The meeting with Coach Mendenhall not only impressed the young football players, but it also left an impression on Taliauli's mother as well.
"Meeting Coach Mendenhall was a great experience," said Taliauli. "He's one of the best coaches out there and a humble man. He's a great man, a great man. My mom went to the U of U, and so she really didn't want me to go to BYU, but after we finished talking with Coach Mendenhall, she was excited about me going to BYU."
So the expectation for Taliauli is to get his speed up, and a scholarship offer could be on the table for him. With two years left of high school football to play, he has set his sights on doing just that.
"BYU is my first choice," he said. "I grew up a BYU fan and I knew a lot of people that went there. I grew up watching BYU football and remember when Fui Vakapuna used to come over to my house when I was a kid. We used to play around and he would teach me all these drills and all that when I was younger."
If Taliauli does receive a coveted BYU scholarship offer, there is a good chance that he will commit to BYU.

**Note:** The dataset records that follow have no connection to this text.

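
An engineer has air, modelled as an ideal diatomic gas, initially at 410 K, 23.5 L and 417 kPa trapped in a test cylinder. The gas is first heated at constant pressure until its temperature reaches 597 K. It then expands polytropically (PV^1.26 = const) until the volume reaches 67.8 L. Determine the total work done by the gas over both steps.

13400 J

n = P₁V₁/(RT₁) = 417×23.5/(8.314×410) = 2.87 mol.
Step 1 — Isobaric: P stays 417 kPa; V/T = const ⇒ T₂ = 597 K, V₂ = 34.2 L.
W = PΔV = 417×(34.2−23.5) kPa·L = 4470 J.
ΔU = nCvΔT = 2.87×20.8×(597−410) = 11200 J.
Q = ΔU + W = nCpΔT = 15600 J.
State after step 1: P = 417 kPa, V = 34.2 L, T = 597 K.
Step 2 — Polytropic n=1.26: T₂ = T₁(V₁/V₂)^(n−1) = 597×(0.505)^0.26 = 500 K; P₂ = P₁(V₁/V₂)^n = 176 kPa.
W = (P₁V₁−P₂V₂)/(n−1) = (417×34.2−176×67.8)/0.26 = 8940 J.
ΔU = nCvΔT = 2.87×20.8×(500−597) = -5810 J.
Q = ΔU + W = 3130 J.
Net over both steps: W = 13400 J, Q = 18800 J, ΔU = 5360 J.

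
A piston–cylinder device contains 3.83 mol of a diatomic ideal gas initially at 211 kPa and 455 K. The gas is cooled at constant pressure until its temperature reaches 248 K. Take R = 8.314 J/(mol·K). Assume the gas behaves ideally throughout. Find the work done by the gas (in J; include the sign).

-6590 J

V₁ = nRT₁/P₁ = 3.83×8.314×455/211 = 68.7 L.
Isobaric: P stays 211 kPa; V/T = const ⇒ T₂ = 248 K, V₂ = 37.4 L.
W = PΔV = 211×(37.4−68.7) kPa·L = -6590 J.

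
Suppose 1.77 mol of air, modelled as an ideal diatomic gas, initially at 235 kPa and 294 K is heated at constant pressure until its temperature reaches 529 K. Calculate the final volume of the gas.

V₁ = nRT₁/P₁ = 1.77×8.314×294/235 = 18.4 L.
Isobaric: P stays 235 kPa; V/T = const ⇒ T₂ = 529 K, V₂ = 33.1 L.

33.1 L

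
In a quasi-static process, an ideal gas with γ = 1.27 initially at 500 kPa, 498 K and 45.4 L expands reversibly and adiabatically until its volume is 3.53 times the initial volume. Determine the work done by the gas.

24300 J

n = P₁V₁/(RT₁) = 500×45.4/(8.314×498) = 5.48 mol.
Adiabatic: TV^(γ−1) = const ⇒ T₂ = 498×(0.283)^0.270 = 354 K; PV^γ = const ⇒ P₂ = 101 kPa.
ΔU = nCvΔT = 5.48×30.8×(354−498) = -24300 J.
Q = 0 for an adiabatic process, so W = −ΔU = 24300 J.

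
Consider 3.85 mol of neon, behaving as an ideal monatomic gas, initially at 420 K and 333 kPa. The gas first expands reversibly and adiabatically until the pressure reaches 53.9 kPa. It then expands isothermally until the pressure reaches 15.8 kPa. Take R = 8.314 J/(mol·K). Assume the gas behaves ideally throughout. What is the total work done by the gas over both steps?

18400 J

V₁ = nRT₁/P₁ = 3.85×8.314×420/333 = 40.4 L.
Step 1 — Adiabatic: T₂/T₁ = (P₂/P₁)^((γ−1)/γ) ⇒ T₂ = 420×(0.162)^0.400 = 203 K; V₂ = 120 L.
ΔU = nCvΔT = 3.85×12.5×(203−420) = -10400 J.
Q = 0 for an adiabatic process, so W = −ΔU = 10400 J.
State after step 1: P = 53.9 kPa, V = 120 L, T = 203 K.
Step 2 — Isothermal: T stays 203 K; PV = const ⇒ V₂ = 411 L, P₂ = 15.8 kPa.
ΔU = 0 (ideal gas, T constant).
W = nRT ln(V₂/V₁) = 3.85×8.314×203×ln(3.41) = 7960 J.
Q = ΔU + W = 7960 J.
Net over both steps: W = 18400 J, Q = 7960 J, ΔU = -10400 J.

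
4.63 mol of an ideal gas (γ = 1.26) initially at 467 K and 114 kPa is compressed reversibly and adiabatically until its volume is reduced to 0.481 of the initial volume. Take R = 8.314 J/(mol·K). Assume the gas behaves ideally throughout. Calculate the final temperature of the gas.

565 K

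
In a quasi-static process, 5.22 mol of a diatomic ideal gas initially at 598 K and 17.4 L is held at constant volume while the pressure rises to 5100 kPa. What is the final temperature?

2040 K

P₁ = nRT₁/V₁ = 5.22×8.314×598/17.4 = 1490 kPa.
Isochoric: V stays 17.4 L; P/T = const ⇒ T₂ = 2040 K, P₂ = 5100 kPa.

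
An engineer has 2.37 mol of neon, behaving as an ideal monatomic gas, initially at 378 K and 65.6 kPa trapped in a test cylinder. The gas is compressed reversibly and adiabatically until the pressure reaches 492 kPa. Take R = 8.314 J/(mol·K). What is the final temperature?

V₁ = nRT₁/P₁ = 2.37×8.314×378/65.6 = 114 L.
Adiabatic: T₂/T₁ = (P₂/P₁)^((γ−1)/γ) ⇒ T₂ = 378×(7.50)^0.400 = 846 K; V₂ = 33.9 L.

846 K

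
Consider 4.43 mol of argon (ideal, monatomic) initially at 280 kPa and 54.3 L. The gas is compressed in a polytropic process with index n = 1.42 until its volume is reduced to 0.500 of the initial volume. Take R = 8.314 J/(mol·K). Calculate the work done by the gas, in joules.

T₁ = P₁V₁/(nR) = 280×54.3/(4.43×8.314) = 413 K.
Polytropic n=1.42: T₂ = T₁(V₁/V₂)^(n−1) = 413×(2.00)^0.42 = 552 K; P₂ = P₁(V₁/V₂)^n = 749 kPa.
W = (P₁V₁−P₂V₂)/(n−1) = (280×54.3−749×27.1)/0.42 = -12200 J.

-12200 J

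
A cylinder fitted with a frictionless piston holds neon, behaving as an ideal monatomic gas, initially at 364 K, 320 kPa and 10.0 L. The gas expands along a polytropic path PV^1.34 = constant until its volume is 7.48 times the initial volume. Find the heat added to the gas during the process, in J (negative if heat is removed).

2290 J

n = P₁V₁/(RT₁) = 320×10.0/(8.314×364) = 1.06 mol.
Polytropic n=1.34: T₂ = T₁(V₁/V₂)^(n−1) = 364×(0.134)^0.34 = 184 K; P₂ = P₁(V₁/V₂)^n = 21.6 kPa.
W = (P₁V₁−P₂V₂)/(n−1) = (320×10.0−21.6×74.8)/0.34 = 4660 J.
ΔU = nCvΔT = 1.06×12.5×(184−364) = -2380 J.
Q = ΔU + W = 2290 J.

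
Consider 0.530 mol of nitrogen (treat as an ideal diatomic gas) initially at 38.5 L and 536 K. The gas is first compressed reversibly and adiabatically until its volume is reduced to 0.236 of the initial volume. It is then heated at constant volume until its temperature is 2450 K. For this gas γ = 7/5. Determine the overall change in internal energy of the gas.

21100 J

P₁ = nRT₁/V₁ = 0.530×8.314×536/38.5 = 61.3 kPa.
Step 1 — Adiabatic: TV^(γ−1) = const ⇒ T₂ = 536×(4.24)^0.400 = 955 K; PV^γ = const ⇒ P₂ = 463 kPa.
ΔU = nCvΔT = 0.530×20.8×(955−536) = 4620 J.
Q = 0 for an adiabatic process, so W = −ΔU = -4620 J.
State after step 1: P = 463 kPa, V = 9.09 L, T = 955 K.
Step 2 — Isochoric: V stays 9.09 L; P/T = const ⇒ T₂ = 2450 K, P₂ = 1190 kPa.
W = 0 (no volume change).
ΔU = nCvΔT = 0.530×20.8×(2450−955) = 16500 J.
Q = ΔU = 16500 J.
Net over both steps: W = -4620 J, Q = 16500 J, ΔU = 21100 J.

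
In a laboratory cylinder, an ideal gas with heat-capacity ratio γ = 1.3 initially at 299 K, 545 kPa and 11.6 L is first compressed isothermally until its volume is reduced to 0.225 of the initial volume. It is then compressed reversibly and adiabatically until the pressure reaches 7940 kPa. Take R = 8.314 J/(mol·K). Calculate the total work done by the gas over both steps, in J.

n = P₁V₁/(RT₁) = 545×11.6/(8.314×299) = 2.54 mol.
Step 1 — Isothermal: T stays 299 K; PV = const ⇒ V₂ = 2.61 L, P₂ = 2420 kPa.
ΔU = 0 (ideal gas, T constant).
W = nRT ln(V₂/V₁) = 2.54×8.314×299×ln(0.225) = -9430 J.
Q = ΔU + W = -9430 J.
State after step 1: P = 2420 kPa, V = 2.61 L, T = 299 K.
Step 2 — Adiabatic: T₂/T₁ = (P₂/P₁)^((γ−1)/γ) ⇒ T₂ = 299×(3.28)^0.231 = 393 K; V₂ = 1.05 L.
ΔU = nCvΔT = 2.54×27.7×(393−299) = 6640 J.
Q = 0 for an adiabatic process, so W = −ΔU = -6640 J.
Net over both steps: W = -16100 J, Q = -9430 J, ΔU = 6640 J.

-16100 J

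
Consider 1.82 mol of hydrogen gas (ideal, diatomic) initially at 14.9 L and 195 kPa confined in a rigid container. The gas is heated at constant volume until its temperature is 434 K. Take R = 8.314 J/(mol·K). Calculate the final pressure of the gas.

T₁ = P₁V₁/(nR) = 195×14.9/(1.82×8.314) = 192 K.
Isochoric: V stays 14.9 L; P/T = const ⇒ T₂ = 434 K, P₂ = 441 kPa.

441 kPa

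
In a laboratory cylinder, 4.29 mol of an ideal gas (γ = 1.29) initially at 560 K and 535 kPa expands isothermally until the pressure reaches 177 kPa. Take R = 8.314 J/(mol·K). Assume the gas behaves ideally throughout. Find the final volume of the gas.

V₁ = nRT₁/P₁ = 4.29×8.314×560/535 = 37.3 L.
Isothermal: T stays 560 K; PV = const ⇒ V₂ = 113 L, P₂ = 177 kPa.

113 L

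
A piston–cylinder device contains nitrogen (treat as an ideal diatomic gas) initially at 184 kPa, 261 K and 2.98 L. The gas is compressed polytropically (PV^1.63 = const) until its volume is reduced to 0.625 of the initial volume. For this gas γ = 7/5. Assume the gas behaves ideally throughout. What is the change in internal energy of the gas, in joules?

472 J

n = P₁V₁/(RT₁) = 184×2.98/(8.314×261) = 0.253 mol.
Polytropic n=1.63: T₂ = T₁(V₁/V₂)^(n−1) = 261×(1.60)^0.63 = 351 K; P₂ = P₁(V₁/V₂)^n = 396 kPa.
For an ideal gas ΔU = nCvΔT with Cv = (5/2)R = 20.8 J/(mol·K).
ΔU = 0.253×20.8×(351−261) = 472 J.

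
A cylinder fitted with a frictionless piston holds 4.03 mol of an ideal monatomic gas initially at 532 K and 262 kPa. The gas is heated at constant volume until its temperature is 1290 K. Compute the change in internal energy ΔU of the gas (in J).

V₁ = nRT₁/P₁ = 4.03×8.314×532/262 = 68.0 L.
Isochoric: V stays 68.0 L; P/T = const ⇒ T₂ = 1290 K, P₂ = 635 kPa.
For an ideal gas ΔU = nCvΔT with Cv = (3/2)R = 12.5 J/(mol·K).
ΔU = 4.03×12.5×(1290−532) = 38100 J.

38100 J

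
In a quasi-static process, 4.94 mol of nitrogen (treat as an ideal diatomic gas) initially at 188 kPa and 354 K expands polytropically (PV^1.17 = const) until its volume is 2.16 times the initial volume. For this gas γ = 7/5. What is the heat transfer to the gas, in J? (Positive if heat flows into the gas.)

V₁ = nRT₁/P₁ = 4.94×8.314×354/188 = 77.3 L.
Polytropic n=1.17: T₂ = T₁(V₁/V₂)^(n−1) = 354×(0.463)^0.17 = 311 K; P₂ = P₁(V₁/V₂)^n = 76.4 kPa.
W = (P₁V₁−P₂V₂)/(n−1) = (188×77.3−76.4×167)/0.17 = 10500 J.
ΔU = nCvΔT = 4.94×20.8×(311−354) = -4460 J.
Q = ΔU + W = 6030 J.

6030 J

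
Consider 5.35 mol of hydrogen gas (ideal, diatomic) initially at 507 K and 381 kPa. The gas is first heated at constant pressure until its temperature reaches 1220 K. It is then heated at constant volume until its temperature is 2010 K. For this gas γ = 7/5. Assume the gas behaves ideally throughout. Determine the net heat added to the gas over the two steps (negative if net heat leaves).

199000 J

V₁ = nRT₁/P₁ = 5.35×8.314×507/381 = 59.2 L.
Step 1 — Isobaric: P stays 381 kPa; V/T = const ⇒ T₂ = 1220 K, V₂ = 142 L.
W = PΔV = 381×(142−59.2) kPa·L = 31700 J.
ΔU = nCvΔT = 5.35×20.8×(1220−507) = 79300 J.
Q = ΔU + W = nCpΔT = 111000 J.
State after step 1: P = 381 kPa, V = 142 L, T = 1220 K.
Step 2 — Isochoric: V stays 142 L; P/T = const ⇒ T₂ = 2010 K, P₂ = 628 kPa.
W = 0 (no volume change).
ΔU = nCvΔT = 5.35×20.8×(2010−1220) = 87800 J.
Q = ΔU = 87800 J.
Net over both steps: W = 31700 J, Q = 199000 J, ΔU = 167000 J.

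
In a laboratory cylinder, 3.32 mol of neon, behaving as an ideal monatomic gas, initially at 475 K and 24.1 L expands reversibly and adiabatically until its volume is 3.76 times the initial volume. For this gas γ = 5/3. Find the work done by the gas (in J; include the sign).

P₁ = nRT₁/V₁ = 3.32×8.314×475/24.1 = 544 kPa.
Adiabatic: TV^(γ−1) = const ⇒ T₂ = 475×(0.266)^0.667 = 196 K; PV^γ = const ⇒ P₂ = 59.8 kPa.
ΔU = nCvΔT = 3.32×12.5×(196−475) = -11500 J.
Q = 0 for an adiabatic process, so W = −ΔU = 11500 J.

11500 J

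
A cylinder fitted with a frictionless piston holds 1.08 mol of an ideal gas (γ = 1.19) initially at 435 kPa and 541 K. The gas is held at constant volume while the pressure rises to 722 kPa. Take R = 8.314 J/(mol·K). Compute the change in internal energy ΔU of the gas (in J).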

"It would be a 99 percent chance that I would commit to him right there," Taliauli said without hesitation. "I would do it right then and there. I'm going to work hard and continue to get stronger and faster. I'm going to be a good example to the little ones. I'm going to be a leader and show Coach Mendenhall that I'm serious about getting that BYU scholarship offer."
Meanwhile, Taliauli has an older brother Toni that is currently serving a mission to the isles of Tonga. At 6 feet 5 inches and 310 pounds, Elder Toni Taliauli has the goal in mind of walking on at BYU when he returns home from his mission.
"My brother said that when he comes home from his mission that he wants to go to BYU," said the younger Taliauli. "He's really big and said when he gets back he wants to try and walk on at BYU."